3.2 Mini-batch Processing
Flink is a pure stream processing framework. In theory, every new data will trigger a calculation. However, at the implementation level, doing so will result in reading and writing State and serialization/deserialization for each piece of data processed in the aggregation scenario. If you can buffer a certain amount of data in memory and update the State after doing an aggregation in advance, it will not only reduce the cost of operating the State, but also effectively reduce the amount of data sent to the downstream, improve throughput, and reduce Retraction during two-layer aggregation. Data jitter caused by this is the core idea of Mini-batch optimization.
3.3 Skew Processing
The optimization of data skew is mainly divided into two ways with or without DISTINCT deduplication semantics. For the data aggregation of ordinary aggregates, Flink introduced Local-Global two-stage optimization, similar to the processing mode in which MapReduce adds a Local Combiner. For aggregations with deduplication, Flink will rewrite the user's SQL according to the original aggregation key combination plus the DISTINCT key for Hash modulo and rewrite it as a two-layer aggregation to break up.
3.4 Top-N Rewrite
Global sorting is difficult to achieve in a streaming scenario, but if you only need to calculate the current Top-N extremum, the problem becomes solvable. However, the traditional SQL syntax for sorting is to limit the number of entries by ORDER BY plus LIMIT. The mechanism behind the implementation is also to scan the full table to sort and then return the records of the LIMIT number. In addition, if you sort according to certain fields, ORDER BY can not meet the requirements. Flink SQL draws on the syntax of opening windows for Top-N in batch scenarios, and uses the ROW_NUMBER syntax to do Top-N sorting in streaming scenarios.
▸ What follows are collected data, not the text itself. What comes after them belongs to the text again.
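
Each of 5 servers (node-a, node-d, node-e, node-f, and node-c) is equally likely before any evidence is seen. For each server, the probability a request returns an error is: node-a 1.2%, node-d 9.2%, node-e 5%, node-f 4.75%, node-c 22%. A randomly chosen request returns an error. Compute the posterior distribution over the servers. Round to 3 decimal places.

Since the prior is uniform, the posterior is proportional to the likelihood:
  node-a: 0.012
  node-d: 0.092
  node-e: 0.05
  node-f: 0.0475
  node-c: 0.22
Sum = 0.4215.
P(node-a | error) = 0.012/0.4215 ≈ 0.028
P(node-d | error) = 0.092/0.4215 ≈ 0.218
P(node-e | error) = 0.05/0.4215 ≈ 0.119
P(node-f | error) = 0.0475/0.4215 ≈ 0.113
P(node-c | error) = 0.22/0.4215 ≈ 0.522
(Check: 0.028+0.218+0.119+0.113+0.522 = 1.000.)

node-a 0.028, node-d 0.218, node-e 0.119, node-f 0.113, node-c 0.522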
E.g.3 The following SQL calculates the top 3 stores in each category
SELECT* FROM( SELECT *, - you can get like shopId or other information from this ROW_NUMBER() OVER(PARTITION BY category ORDER BY sales DESC) AS rowNum FROM shop_sales) WHERE rowNum <= 3
In terms of Plan generation, the semantics of ROW_NUMBER correspond to the OverAggregate window node and a Calc node that filters the number of rows, and this window node needs to re-sort the historical data in the State for each arriving data at the implementation level, which is obviously not Optimal solution.
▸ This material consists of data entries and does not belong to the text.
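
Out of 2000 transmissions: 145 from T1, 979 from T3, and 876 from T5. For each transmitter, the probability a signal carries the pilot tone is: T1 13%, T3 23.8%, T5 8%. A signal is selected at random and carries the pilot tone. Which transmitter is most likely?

By Bayes' rule, posterior ∝ prior × likelihood:
  T1: 0.0725 × 0.13 = 0.009425
  T3: 0.4895 × 0.238 = 0.116501
  T5: 0.438 × 0.08 = 0.03504
Normalizing constant = 0.160966.
Largest term belongs to T3, so T3 is most probable.

T3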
We know that the optimal operation for solving the maximum/minimum value in the streaming scenario is by maintaining a minHeap/maxHeap of size N. From the implementation, we need to add a new rule to the optimizer. After encountering the logical node generated by ROW_NUMBER, optimize it to a special Rank node, corresponding to the above optimal implementation method(of course, this is only a special Rank One of the corresponding implementation). This is the core idea of Top-N Rewrite.
Summary & Futures
Review of the content of this article
- Briefly introduce Flink 1.9 + introduce a new architecture on SQL & TableAPI, unify the technology stack, and take a big step in the direction of stream & batch integration.
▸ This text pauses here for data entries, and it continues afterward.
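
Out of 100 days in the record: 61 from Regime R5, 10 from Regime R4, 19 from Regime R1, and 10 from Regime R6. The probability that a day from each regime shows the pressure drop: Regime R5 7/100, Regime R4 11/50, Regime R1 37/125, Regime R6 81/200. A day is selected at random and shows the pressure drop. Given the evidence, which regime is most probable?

Compute prior × likelihood for every hypothesis:
  Regime R5: 0.61 × 0.07 = 0.0427
  Regime R4: 0.1 × 0.22 = 0.022
  Regime R1: 0.19 × 0.296 = 0.05624
  Regime R6: 0.1 × 0.405 = 0.0405
Sum = 0.16144.
Largest term belongs to Regime R1, so Regime R1 is most probable.

Regime R1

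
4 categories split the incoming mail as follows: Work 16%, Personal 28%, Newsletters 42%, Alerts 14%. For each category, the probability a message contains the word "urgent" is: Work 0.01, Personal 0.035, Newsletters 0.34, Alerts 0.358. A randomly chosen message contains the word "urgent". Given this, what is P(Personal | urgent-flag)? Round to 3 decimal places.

0.048

Compute prior × likelihood for every hypothesis:
  Work: 0.16 × 0.01 = 0.0016
  Personal: 0.28 × 0.035 = 0.0098
  Newsletters: 0.42 × 0.34 = 0.1428
  Alerts: 0.14 × 0.358 = 0.05012
Total = 0.20432.
P(Personal | evidence) = 0.0098 / 0.20432 ≈ 0.048.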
- In-depth introduction to the internal operating mechanism of the Flink SQL engine, as well as the transparency of the user, Flink SQL has done a lot of optimization work.
Future work plan
- In versions after Flink 1.11+, Blink Planner will provide production-level support as the default Planner.
- FLIP-95:Reconstruct the interface design of TableSource & TableSink, facing the integration of stream and batch, and support the changelog message flow on the Source side, thus supporting the CDC data source of FLIP-105.
- FLIP-105:Flink TableAPI & SQL support for CDC.
- FLIP-115:Extend the FileSystem Connector that currently only supports CSV, making it a unified Generalized FileSystem Connector for streaming.
- FLIP-123:Compatible with Hive DDL and DML, support users to run Hive DDL in Flink.